Biological Interpretation
A genome assembly is a statistical inference, not a ground truth. The N50 metric is widely misused — a high N50 can mask systematic misassembly (collapsed duplications, mis-joined repeats). BUSCO scores measure conserved gene content, not genome-wide structural correctness. A 95% BUSCO score means 5% of conserved genes are missing or fragmented, but it says nothing about whether the remaining 95% are correctly assembled.
Short-read-only assemblies of eukaryotic genomes are fundamentally incomplete. The telomere-to-telomere (T2T) human genome required PacBio HiFi (10-25 kb CCS reads) + ultra-long ONT (>100 kb reads) + manual curation with optical maps. Any eukaryotic assembly derived from short reads alone should be treated as a draft.
For metagenomic binning, completeness and contamination are competing objectives: aggressive binning produces fewer, cleaner MAGs but misses low-abundance organisms; lenient binning captures more diversity at the cost of contaminated bins. A MAG is always a consensus sequence across a population of cells that share the same taxonomic bin, and strain-level variation within the bin is invisible to the consensus.
Current Landscape (Q2 2026)
- T2T consortium completed the first truly complete human genome, revealing ~200 Mb of previously missing sequence including centromeres, telomeres, and segmental duplications that short-read-only assemblies could not resolve.
- Human Pangenome Reference Consortium released the first draft pangenome, replacing the single linear reference with a graph genome representing population diversity across 47 phased assemblies.
- Verkko (hybrid long-read + trio binning) produces haplotype-resolved assemblies for eukaryotic genomes, resolving both haplotypes without parental data when Hi-C data is available.

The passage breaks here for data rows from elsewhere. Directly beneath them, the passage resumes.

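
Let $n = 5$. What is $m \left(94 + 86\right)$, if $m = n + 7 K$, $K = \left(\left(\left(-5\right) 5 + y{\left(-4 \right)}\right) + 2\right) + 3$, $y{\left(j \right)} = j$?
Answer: $-29340$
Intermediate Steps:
$K = -24$ ($K = \left(\left(\left(-5\right) 5 - 4\right) + 2\right) + 3 = \left(\left(-25 - 4\right) + 2\right) + 3 = \left(-29 + 2\right) + 3 = -27 + 3 = -24$)
$m = -163$ ($m = 5 + 7 \left(-24\right) = 5 - 168 = -163$)
$m \left(94 + 86\right) = - 163 \left(94 + 86\right) = \left(-163\right) 180 = -29340$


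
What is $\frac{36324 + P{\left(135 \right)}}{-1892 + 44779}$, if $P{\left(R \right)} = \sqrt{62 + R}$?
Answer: $\frac{36324}{42887} + \frac{\sqrt{197}}{42887} \approx 0.8473$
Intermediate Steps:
$\frac{36324 + P{\left(135 \right)}}{-1892 + 44779} = \frac{36324 + \sqrt{62 + 135}}{-1892 + 44779} = \frac{36324 + \sqrt{197}}{42887} = \left(36324 + \sqrt{197}\right) \frac{1}{42887} = \frac{36324}{42887} + \frac{\sqrt{197}}{42887}$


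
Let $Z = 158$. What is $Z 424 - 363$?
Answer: $66629$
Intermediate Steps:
$Z 424 - 363 = 158 \cdot 424 - 363 = 66992 - 363 = 66629$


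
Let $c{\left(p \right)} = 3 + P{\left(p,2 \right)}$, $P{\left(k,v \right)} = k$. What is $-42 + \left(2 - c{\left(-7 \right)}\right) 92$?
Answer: $510$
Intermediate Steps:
$c{\left(p \right)} = 3 + p$
$-42 + \left(2 - c{\left(-7 \right)}\right) 92 = -42 + \left(2 - \left(3 - 7\right)\right) 92 = -42 + \left(2 - -4\right) 92 = -42 + \left(2 + 4\right) 92 = -42 + 6 \cdot 92 = -42 + 552 = 510$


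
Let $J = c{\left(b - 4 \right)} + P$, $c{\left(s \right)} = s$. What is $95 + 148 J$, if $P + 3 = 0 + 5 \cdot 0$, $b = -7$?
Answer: $-1977$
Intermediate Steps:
$P = -3$ ($P = -3 + \left(0 + 5 \cdot 0\right) = -3 + \left(0 + 0\right) = -3 + 0 = -3$)
$J = -14$ ($J = \left(-7 - 4\right) - 3 = -11 - 3 = -14$)
$95 + 148 J = 95 + 148 \left(-14\right) = 95 - 2072 = -1977$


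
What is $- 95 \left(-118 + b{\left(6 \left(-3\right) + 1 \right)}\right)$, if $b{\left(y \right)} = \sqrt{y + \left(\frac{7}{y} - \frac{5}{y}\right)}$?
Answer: $11210 - \frac{95 i \sqrt{4947}}{17} \approx 11210.0 - 393.05 i$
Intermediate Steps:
$b{\left(y \right)} = \sqrt{y + \frac{2}{y}}$
$- 95 \left(-118 + b{\left(6 \left(-3\right) + 1 \right)}\right) = - 95 \left(-118 + \sqrt{\left(6 \left(-3\right) + 1\right) + \frac{2}{6 \left(-3\right) + 1}}\right) = - 95 \left(-118 + \sqrt{\left(-18 + 1\right) + \frac{2}{-18 + 1}}\right) = - 95 \left(-118 + \sqrt{-17 + \frac{2}{-17}}\right) = - 95 \left(-118 + \sqrt{-17 + 2 \left(- \frac{1}{17}\right)}\right) = - 95 \left(-118 + \sqrt{-17 - \frac{2}{17}}\right) = - 95 \left(-118 + \sqrt{- \frac{291}{17}}\right) = - 95 \left(-118 + \frac{i \sqrt{4947}}{17}\right) = 11210 - \frac{95 i \sqrt{4947}}{17}$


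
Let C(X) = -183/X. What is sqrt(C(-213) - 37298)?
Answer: 3*I*sqrt(20890543)/71 ≈ 193.12*I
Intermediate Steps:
sqrt(C(-213) - 37298) = sqrt(-183/(-213) - 37298) = sqrt(-183*(-1/213) - 37298) = sqrt(61/71 - 37298) = sqrt(-2648097/71) = 3*I*sqrt(20890543)/71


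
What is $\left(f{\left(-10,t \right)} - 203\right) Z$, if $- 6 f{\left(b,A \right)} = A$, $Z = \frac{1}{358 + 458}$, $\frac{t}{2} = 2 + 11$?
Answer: $- \frac{311}{1224} \approx -0.25409$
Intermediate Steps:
$t = 26$ ($t = 2 \left(2 + 11\right) = 2 \cdot 13 = 26$)
$Z = \frac{1}{816} \approx 0.0012255$
$f{\left(b,A \right)} = - \frac{A}{6}$
$\left(f{\left(-10,t \right)} - 203\right) Z = \left(\left(- \frac{1}{6}\right) 26 - 203\right) \frac{1}{816} = \left(- \frac{13}{3} - 203\right) \frac{1}{816} = \left(- \frac{622}{3}\right) \frac{1}{816} = - \frac{311}{1224}$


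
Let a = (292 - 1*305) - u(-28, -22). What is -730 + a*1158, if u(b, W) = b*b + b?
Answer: -891232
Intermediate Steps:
u(b, W) = b + b² (u(b, W) = b² + b = b + b²)
a = -769 (a = (292 - 1*305) - (-28)*(1 - 28) = (292 - 305) - (-28)*(-27) = -13 - 1*756 = -13 - 756 = -769)
-730 + a*1158 = -730 - 769*1158 = -730 - 890502 = -891232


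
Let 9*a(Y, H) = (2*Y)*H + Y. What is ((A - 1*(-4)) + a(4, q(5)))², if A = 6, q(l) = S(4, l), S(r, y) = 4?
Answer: 196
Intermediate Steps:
q(l) = 4
a(Y, H) = Y/9 + 2*H*Y/9 (a(Y, H) = ((2*Y)*H + Y)/9 = (2*H*Y + Y)/9 = (Y + 2*H*Y)/9 = Y/9 + 2*H*Y/9)
((A - 1*(-4)) + a(4, q(5)))² = ((6 - 1*(-4)) + (⅑)*4*(1 + 2*4))² = ((6 + 4) + (⅑)*4*(1 + 8))² = (10 + (⅑)*4*9)² = (10 + 4)² = 14² = 196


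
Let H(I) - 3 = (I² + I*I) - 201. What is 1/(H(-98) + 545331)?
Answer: 1/564341 ≈ 1.7720e-6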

- Telomere-to-telomere assembly is becoming routine for bacteria and model organisms as HiFi and ultra-long ONT costs decrease.
Summary and Required Reading
- Assembly is NP-hard with short reads — repeats longer than the read length create information-theoretic ambiguities that no algorithm can resolve.
- De Bruijn graphs (k-mers) transform the Hamiltonian (NP-complete) path problem into an Eulerian (\(O(E)\)) path problem, enabling genome-scale assembly.
- k-mer choice is the critical parameter — small \(k\) maximizes connectivity, large \(k\) resolves repeats. Multiple k-mer assemblies address both needs.
- Long reads bridge repeats — Hifiasm (HiFi) and Flye (ONT) produce near-complete eukaryotic assemblies. Short-read-only assemblies are drafts.
- N50 is a contiguity metric, not an accuracy metric — BUSCO for gene content, merqury QV for consensus accuracy.
- Metagenomic binning groups contigs by composition and coverage into MAGs, which are population consensuses, not individual genomes.
Required Reading
- Compeau, Pevzner & Tesler: “How to apply de Bruijn graphs to genome assembly” (Nature Biotechnology, 2011).
- Bankevich et al.: “SPAdes: a new genome assembly algorithm” (Journal of Computational Biology, 2012).
Johnson’s Rule: Assembly is not a solved problem. It is always an approximate reconstruction.